L’irréparable

Des expositions, des appels à participation et des projets de toute sorte portent sur le futur, mais un futur positif, désirable, un futur d’espérance. L’art y est sommé de réparer les dégâts du néolibéralisme et d’ouvrir des perspectives face à l’anthropocène. L’utopie elle-même apparaît comme une perspective pratique face à une situation qui semble bouchée et chacun semble devoir se mettre au travail tant les élites sont délégitimées.

Ce mot d’ordre de la réparation ou du réenchantement du monde est fondé sur le refus d’une attitude qui pourrait sembler pessimiste ou pire encore nihiliste et qui aurait comme conséquence de faire encore plus empirer la situation.
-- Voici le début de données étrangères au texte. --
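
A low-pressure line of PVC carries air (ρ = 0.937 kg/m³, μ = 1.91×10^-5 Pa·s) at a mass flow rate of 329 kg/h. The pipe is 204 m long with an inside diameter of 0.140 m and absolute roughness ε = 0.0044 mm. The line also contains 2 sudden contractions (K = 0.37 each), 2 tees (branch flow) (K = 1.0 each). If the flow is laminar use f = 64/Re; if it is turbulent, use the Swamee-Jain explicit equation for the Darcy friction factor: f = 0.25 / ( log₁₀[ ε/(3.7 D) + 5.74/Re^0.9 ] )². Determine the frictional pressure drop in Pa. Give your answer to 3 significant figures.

ΔP ≈ 642 Pa

ṁ = 329 kg/h = 329/3600 = 0.09139 kg/s.
A = πD²/4 = π(0.14)²/4 = 0.01539 m²; mean velocity V = ṁ/(ρA) = 0.09139/(0.937 · 0.01539) = 6.336 m/s.
Reynolds number Re = ρVD/μ = 0.937 · 6.336 · 0.14 / 1.91e-05 = 4.352e+04.
Re > 4000 → turbulent. Relative roughness ε/D = 4.4e-06/0.14 = 3.14e-05. Swamee-Jain: f = 0.25/(log₁₀[3.14e-05/3.7 + 5.74/4.352e+04^0.9])² = 0.25/(log₁₀[8.49e-06 + 0.000384])² = 0.25/(-3.406)² = 0.02155.
Total minor-loss coefficient ΣK = 2·0.37 + 2·1 = 2.74.
ΔP = [f·L/D + ΣK]·(ρV²/2) = [0.02155·204/0.14 + 2.74]·(0.937·6.336²/2) = [31.4 + 2.74]·18.81 = 642 Pa.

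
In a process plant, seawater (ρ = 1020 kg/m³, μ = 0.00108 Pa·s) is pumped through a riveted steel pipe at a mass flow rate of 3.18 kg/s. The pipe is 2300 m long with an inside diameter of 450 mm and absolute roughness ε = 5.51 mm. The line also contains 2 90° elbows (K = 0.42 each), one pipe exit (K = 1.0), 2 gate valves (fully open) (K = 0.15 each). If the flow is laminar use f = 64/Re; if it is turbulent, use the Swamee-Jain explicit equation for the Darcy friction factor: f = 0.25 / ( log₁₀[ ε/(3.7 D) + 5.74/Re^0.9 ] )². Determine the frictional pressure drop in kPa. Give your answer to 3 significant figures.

ΔP ≈ 0.0477 kPa

A = πD²/4 = π(0.45)²/4 = 0.159 m²; mean velocity V = ṁ/(ρA) = 3.18/(1020 · 0.159) = 0.0196 m/s.
Reynolds number Re = ρVD/μ = 1020 · 0.0196 · 0.45 / 0.00108 = 8331.
Re > 4000 → turbulent. Relative roughness ε/D = 0.00551/0.45 = 0.0122. Swamee-Jain: f = 0.25/(log₁₀[0.0122/3.7 + 5.74/8331^0.9])² = 0.25/(log₁₀[0.00331 + 0.0017])² = 0.25/(-2.3)² = 0.04725.
Total minor-loss coefficient ΣK = 2·0.42 + 1·1 + 2·0.15 = 2.14.
ΔP = [f·L/D + ΣK]·(ρV²/2) = [0.04725·2300/0.45 + 2.14]·(1020·0.0196²/2) = [241.5 + 2.14]·0.196 = 47.74 Pa.
ΔP = 47.74 Pa = 0.0477 kPa.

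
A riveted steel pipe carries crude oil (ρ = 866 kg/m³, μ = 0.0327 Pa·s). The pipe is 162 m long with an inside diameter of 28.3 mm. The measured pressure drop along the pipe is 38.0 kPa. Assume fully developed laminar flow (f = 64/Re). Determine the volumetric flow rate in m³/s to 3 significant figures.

Q ≈ 1.13×10^-4 m³/s

For laminar flow, f = 64/Re with Re = ρVD/μ, so Darcy-Weisbach reduces to ΔP = 32μLV/D². Solving for V: V = ΔP·D²/(32μL) = 3.8e+04·(0.0283)²/(32·0.0327·162) = 0.1795 m/s.
Check: Re = ρVD/μ = 866·0.1795·0.0283/0.0327 = 134.6 < 2300, so the laminar assumption holds.
Q = V·A = 0.1795·(π/4·0.0283²) = 0.0001129 m³/s = 1.13×10^-4 m³/s.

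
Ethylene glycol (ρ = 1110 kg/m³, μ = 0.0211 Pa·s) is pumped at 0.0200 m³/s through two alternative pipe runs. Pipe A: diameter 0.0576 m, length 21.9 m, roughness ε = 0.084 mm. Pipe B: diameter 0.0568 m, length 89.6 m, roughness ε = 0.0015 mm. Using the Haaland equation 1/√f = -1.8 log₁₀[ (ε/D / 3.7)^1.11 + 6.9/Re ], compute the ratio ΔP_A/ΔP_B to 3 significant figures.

Pipe A: V = Q/A = 0.02/0.002606 = 7.675 m/s; Re = 2.326e+04; ε/D = 0.00146; Haaland → f = 0.02776; ΔP_A = f(L/D)(ρV²/2) = 3.451e+05 Pa.
Pipe B: V = Q/A = 0.02/0.002534 = 7.893 m/s; Re = 2.358e+04; ε/D = 2.64e-05; Haaland → f = 0.02476; ΔP_B = f(L/D)(ρV²/2) = 1.35e+06 Pa.
ΔP_A/ΔP_B = 3.451e+05/1.35e+06 = 0.256.

ΔP_A/ΔP_B ≈ 0.256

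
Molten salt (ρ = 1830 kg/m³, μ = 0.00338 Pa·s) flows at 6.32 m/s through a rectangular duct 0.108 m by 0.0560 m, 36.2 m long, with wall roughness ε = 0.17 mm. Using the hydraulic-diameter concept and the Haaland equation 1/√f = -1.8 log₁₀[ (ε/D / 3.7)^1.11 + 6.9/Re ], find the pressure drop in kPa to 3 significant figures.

Hydraulic diameter D_h = 4A/P = 4·(0.108·0.056)/(2·(0.108+0.056)) = 0.02419/0.328 = 0.07376 m.
Re = ρVD_h/μ = 1830·6.32·0.07376/0.00338 = 2.524e+05.
ε/D_h = 0.00017/0.07376 = 0.0023; Haaland gives 1/√f = -1.8 log₁₀[0.000277+2.73e-05] = 6.331, so f = 0.02495.
ΔP = f(L/D_h)(ρV²/2) = 0.02495·36.2/0.07376·3.655e+04 = 4.475e+05 Pa.
ΔP = 448 kPa.

ΔP ≈ 448 kPa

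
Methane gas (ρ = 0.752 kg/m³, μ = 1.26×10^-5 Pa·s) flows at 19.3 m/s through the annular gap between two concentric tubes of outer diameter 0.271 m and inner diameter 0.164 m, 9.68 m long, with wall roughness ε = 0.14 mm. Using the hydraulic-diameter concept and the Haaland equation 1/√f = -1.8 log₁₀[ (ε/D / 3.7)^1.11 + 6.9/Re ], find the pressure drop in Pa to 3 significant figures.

Hydraulic diameter D_h = 4A/P = D_o - D_i = 0.271 - 0.164 = 0.107 m.
Re = ρVD_h/μ = 0.752·19.3·0.107/1.26e-05 = 1.233e+05.
ε/D_h = 0.00014/0.107 = 0.00131; Haaland gives 1/√f = -1.8 log₁₀[0.000148+5.6e-05] = 6.645, so f = 0.02265.
ΔP = f(L/D_h)(ρV²/2) = 0.02265·9.68/0.107·140.1 = 287 Pa.

ΔP ≈ 287 Pa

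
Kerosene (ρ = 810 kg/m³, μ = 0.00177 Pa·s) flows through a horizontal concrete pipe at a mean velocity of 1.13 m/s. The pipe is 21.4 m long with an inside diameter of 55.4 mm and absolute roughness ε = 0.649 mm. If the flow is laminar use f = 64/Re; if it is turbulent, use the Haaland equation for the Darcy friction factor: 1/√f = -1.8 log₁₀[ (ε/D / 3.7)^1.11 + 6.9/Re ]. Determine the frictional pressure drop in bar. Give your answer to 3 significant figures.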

Ce refus du pessimisme a été déconstruit par Ligotti dans The Conspiracy against the Human Race. L’influence prêtée à une telle attitude est en fin de compte une manière de rendre la volonté humaine souveraine et de ne pas même analyser pourquoi cette toute « puissance impuissante » est à l’origine de l’impasse actuelle.

Mais le fait de valoriser en art les démarches positives va un pas de plus et affecte au domaine esthétique la tonalité des méthodes managériales : le « positive thinking » présuppose que celle-ci, à la manière d’une prière, d’une supplication ou d’une onde new age auront des influences réelles positives permettant de convertir l’ordre mental en ordre ontique, conversion qui constitue une ontologie implicite.

On pourrait sourire devant tant de naiveté si celle-ci n’était objectivement complice de la domination qui elle aussi a comme mot d’ordre la « pensée positive » et l’utilité. Elles partagent le refus de l’intellectualisme, promeuvent l’urgence pratique, s’énervent du labyrinthe ouvert par la réflexion sur les conditions de possibilités, etc.On pourrait encore sourire face à ce mot d’ordre qui oublie qu’en instrumentalisant l’art, en passant du domaine esthétique à celui d’un déterminisme provoqué (représentation d’un futur positif pour le réaliser), il reproduit ce qu’il croit combattre, la construction d’une causalité qui est aussi celle d’un sens et qui au coeur de la pensée occidentale produisant le monde humain tel qu’il est aujourd’hui. Sans déconstruction de l’instrumentalité, on reproduira à l’infini l’historialité dont nous sommes le produit, mais passivement à la manière d’une ventriloquie.

Cette exigence de « positive future » transforme la production artistique en une production idéologique précritique qui ne sait pas même revenir, grâce à son histoire et à ses matériaux, sur ses propres conditions de possibilité. Elle s’apparente donc à une occultation du possible et transforme celui-ci en un virtuel mental qu’il suffirait d’incorporer dans la réalité.

Alors que faire ? Prendre soin, sans doute, de ne pas réagir en répétant les mêmes défauts auxquels on croit répondre et refuser cette idéologie imposée pour préférer la simple pluralité allant de la réparation à l’extinction de l’espèce humaine.

Garder en sourdine, cette ritournelle que l’oeuvre d’art n’a sans doute pas pour objet de sauver l’humanité, mais de rappeler notre espèce à ce que notre finitude individuelle (la mortalité) est déterminée par la finitude de l’espèce (l’extinction) et que si les civlisations naissent et meurent, laissant des traces de ce qu’elles ont été par des œuvres, les espèces naissent, mutent et meurent. Cette finitude plus générale qui suspend la possibilité même d’un témoignage après la fin, on doit la métaboliser comme palpitation du vivant déjà mort et du mort encore vivant que nous sommes, un à un, et tous. Elle ne doit pas même être conçue comme relevant de notre responsabilité et le produit de notre activité par exemple industrielle, elle peut l’être, mais elle peut être aussi le produit d’un événement externe qui est sans rapport avec notre volonté. Cette finitude de l’espèce enfin entendue pourrait être constitutive du tournant (Kehre) dans la logique même de l’historialité.

Ne pas comprendre que l’exigence du sens a parti lié avec les conditions actuelles d’extinction, c’est oublier l’historialité et ses glissements aberrants dont nous sommes le produit : la pensée en tant que causalité. C’est aussi oublier que l’oeuvre d’art fait signe d’une douleur qui ne passe pas, qui est avant et après toutes douleurs éprouvées. Quelque chose dont nous ne voulons pas guérir.